E&E News reported that French’s timber goal would fall short of the first Trump administration’s annual production goals and barely make a dent in the domestic supply.
Additionally, economic realities and government funding are generally bigger barriers than environmental rules, the outlet reported.
Federal funding cuts
If the memo is geared specifically toward reducing fires and making forests healthy, Aube said he thinks it’s important.
“The big concern about it — it's not whether this is a good thing to do, it's really how we get it done and all the resources there,” he said. “And with regard to Minnesota, I'm fully confident in the capability of our national forest — their leadership and staff — to put this into effect in a beneficial way.”
But Aube noted increasing output doesn’t come free.
“The opportunity is out there. The wood is out there,” he said. “... If they don’t have the resources, they’ll need to request them and receive them in order to implement the order.”
French’s letter appears to acknowledge the current cost-cutting culture of the federal government, noting the directives be taken “within current capacity constraints.”
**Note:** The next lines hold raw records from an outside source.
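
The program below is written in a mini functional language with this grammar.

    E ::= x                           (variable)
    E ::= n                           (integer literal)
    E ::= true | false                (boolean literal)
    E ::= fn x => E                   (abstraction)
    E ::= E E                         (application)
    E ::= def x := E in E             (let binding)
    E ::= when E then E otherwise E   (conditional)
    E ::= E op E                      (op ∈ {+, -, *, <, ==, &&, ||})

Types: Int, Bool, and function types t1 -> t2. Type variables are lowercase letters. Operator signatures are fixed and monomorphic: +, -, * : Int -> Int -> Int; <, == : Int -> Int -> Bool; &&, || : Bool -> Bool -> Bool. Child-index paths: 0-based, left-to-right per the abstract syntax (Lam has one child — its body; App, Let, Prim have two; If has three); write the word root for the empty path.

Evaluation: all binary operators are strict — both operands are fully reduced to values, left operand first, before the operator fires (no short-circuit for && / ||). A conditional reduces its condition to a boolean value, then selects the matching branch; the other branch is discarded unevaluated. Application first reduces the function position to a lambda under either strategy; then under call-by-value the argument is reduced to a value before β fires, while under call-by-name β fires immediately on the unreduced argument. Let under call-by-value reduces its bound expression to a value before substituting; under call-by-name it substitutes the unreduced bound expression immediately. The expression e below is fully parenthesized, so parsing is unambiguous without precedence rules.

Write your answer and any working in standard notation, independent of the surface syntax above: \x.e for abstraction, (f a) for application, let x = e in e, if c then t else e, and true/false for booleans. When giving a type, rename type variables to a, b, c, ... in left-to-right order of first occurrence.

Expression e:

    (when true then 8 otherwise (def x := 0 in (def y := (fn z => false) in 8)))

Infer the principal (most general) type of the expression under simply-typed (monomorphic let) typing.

Derivation:
  unify Bool ~ Bool
let x : Int
\z._ : a -> Bool
let y : a -> Bool
  unify Int ~ Int

Answer: Int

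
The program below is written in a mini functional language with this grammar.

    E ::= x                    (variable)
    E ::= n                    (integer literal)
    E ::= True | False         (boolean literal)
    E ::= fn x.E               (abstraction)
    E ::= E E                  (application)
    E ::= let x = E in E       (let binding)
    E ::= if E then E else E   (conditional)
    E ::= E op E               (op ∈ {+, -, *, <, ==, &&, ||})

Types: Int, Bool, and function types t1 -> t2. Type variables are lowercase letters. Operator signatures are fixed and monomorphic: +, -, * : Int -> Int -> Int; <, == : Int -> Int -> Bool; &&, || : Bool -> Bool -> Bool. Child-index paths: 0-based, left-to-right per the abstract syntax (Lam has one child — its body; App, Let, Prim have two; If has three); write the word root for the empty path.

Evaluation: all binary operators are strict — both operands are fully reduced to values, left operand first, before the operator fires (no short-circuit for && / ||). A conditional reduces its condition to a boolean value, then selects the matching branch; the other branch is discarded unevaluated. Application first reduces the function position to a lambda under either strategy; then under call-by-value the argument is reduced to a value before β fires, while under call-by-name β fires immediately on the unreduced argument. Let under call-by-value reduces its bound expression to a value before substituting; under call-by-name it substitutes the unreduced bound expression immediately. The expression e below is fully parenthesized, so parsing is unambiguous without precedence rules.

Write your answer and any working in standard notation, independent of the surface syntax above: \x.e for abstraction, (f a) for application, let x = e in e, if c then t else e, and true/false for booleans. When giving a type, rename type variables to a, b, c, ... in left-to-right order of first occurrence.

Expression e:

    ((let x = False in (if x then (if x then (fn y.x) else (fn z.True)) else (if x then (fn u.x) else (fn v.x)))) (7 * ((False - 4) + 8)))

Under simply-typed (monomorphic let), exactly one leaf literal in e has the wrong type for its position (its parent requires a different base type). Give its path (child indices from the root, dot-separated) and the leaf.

Answer: 1.1.0.0 : false

Trace:
let x : Bool
x : Bool
  unify Bool ~ Bool
x : Bool
  unify Bool ~ Bool
x : Bool
\y._ : a -> Bool
\z._ : b -> Bool
  unify a -> Bool ~ b -> Bool
  unify a ~ b
  unify Bool ~ Bool
x : Bool
  unify Bool ~ Bool
x : Bool
\u._ : c -> Bool
x : Bool
\v._ : d -> Bool
  unify c -> Bool ~ d -> Bool
  unify c ~ d
  unify Bool ~ Bool
  unify b -> Bool ~ d -> Bool
  unify b ~ d
  unify Bool ~ Bool
  unify Int ~ Int
  unify Bool ~ Int
  FAIL: mismatch Bool ~ Int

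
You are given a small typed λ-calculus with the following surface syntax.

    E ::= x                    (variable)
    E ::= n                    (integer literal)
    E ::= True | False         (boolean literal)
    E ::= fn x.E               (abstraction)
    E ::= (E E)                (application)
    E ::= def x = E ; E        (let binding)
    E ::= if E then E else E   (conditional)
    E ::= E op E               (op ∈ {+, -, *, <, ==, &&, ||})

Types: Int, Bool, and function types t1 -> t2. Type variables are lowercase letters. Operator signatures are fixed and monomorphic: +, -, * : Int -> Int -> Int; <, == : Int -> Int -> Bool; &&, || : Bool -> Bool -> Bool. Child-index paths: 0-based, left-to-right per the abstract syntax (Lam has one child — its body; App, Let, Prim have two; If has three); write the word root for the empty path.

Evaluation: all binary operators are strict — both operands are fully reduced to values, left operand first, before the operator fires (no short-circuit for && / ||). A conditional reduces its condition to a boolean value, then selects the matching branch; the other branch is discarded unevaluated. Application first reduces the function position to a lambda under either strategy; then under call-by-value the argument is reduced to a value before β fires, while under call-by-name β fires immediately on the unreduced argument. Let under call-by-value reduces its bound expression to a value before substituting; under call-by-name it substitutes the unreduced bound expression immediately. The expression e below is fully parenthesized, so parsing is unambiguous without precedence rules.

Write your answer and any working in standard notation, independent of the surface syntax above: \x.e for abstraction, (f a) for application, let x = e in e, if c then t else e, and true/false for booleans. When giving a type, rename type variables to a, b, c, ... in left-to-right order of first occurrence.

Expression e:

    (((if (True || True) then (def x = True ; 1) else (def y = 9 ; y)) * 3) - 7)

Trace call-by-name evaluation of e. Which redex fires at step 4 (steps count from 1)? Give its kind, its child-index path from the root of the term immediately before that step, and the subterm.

Answer: delta at 0 : (1 * 3)

Trace:
step 0: (((if (true || true) then (let x = true in 1) else (let y = 9 in y)) * 3) - 7)
step 1: [delta@0.0.0] (((if true then (let x = true in 1) else (let y = 9 in y)) * 3) - 7)
step 2: [if@0.0] (((let x = true in 1) * 3) - 7)
step 3: [let@0.0] ((1 * 3) - 7)
step 4: [delta@0] (3 - 7)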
Frelich is concerned about staffing levels. It takes a lot of local knowledge to effectively manage a forest, he said, and firing staff in the Forest Service, which historically gets the best people in the industry, will not help things.
“If anything, that will slow everything down,” Frelich said. “And you can't micromanage national forests from Washington, D.C.”
Frelich is skeptical the memo will actually change much for Minnesota’s national forests. He said the timber harvested on national forest lands makes up around 8% of Minnesota’s total, so a 25% increase would be minor.
“There could be a slight positive [change for Northern Minnesota’s logging industry],” he said. “I mean, if you can find some stands that might not have otherwise been harvested. I’d expect it to be very small.”
But he is worried the Trump administration will try to justify logging old-growth forests in the name of fire prevention.
“Old growth in a lot of cases actually isn't very flammable, and you can't really justify logging the biggest trees to prevent fires,” he said.
“Because it's mostly the small diameter stuff, the brushy stuff and the smaller trees and all these small trees that have grown in in the last several decades to make a dense understory, that's what gives the fire most of its energy. But that's not what's valuable timber-wise.”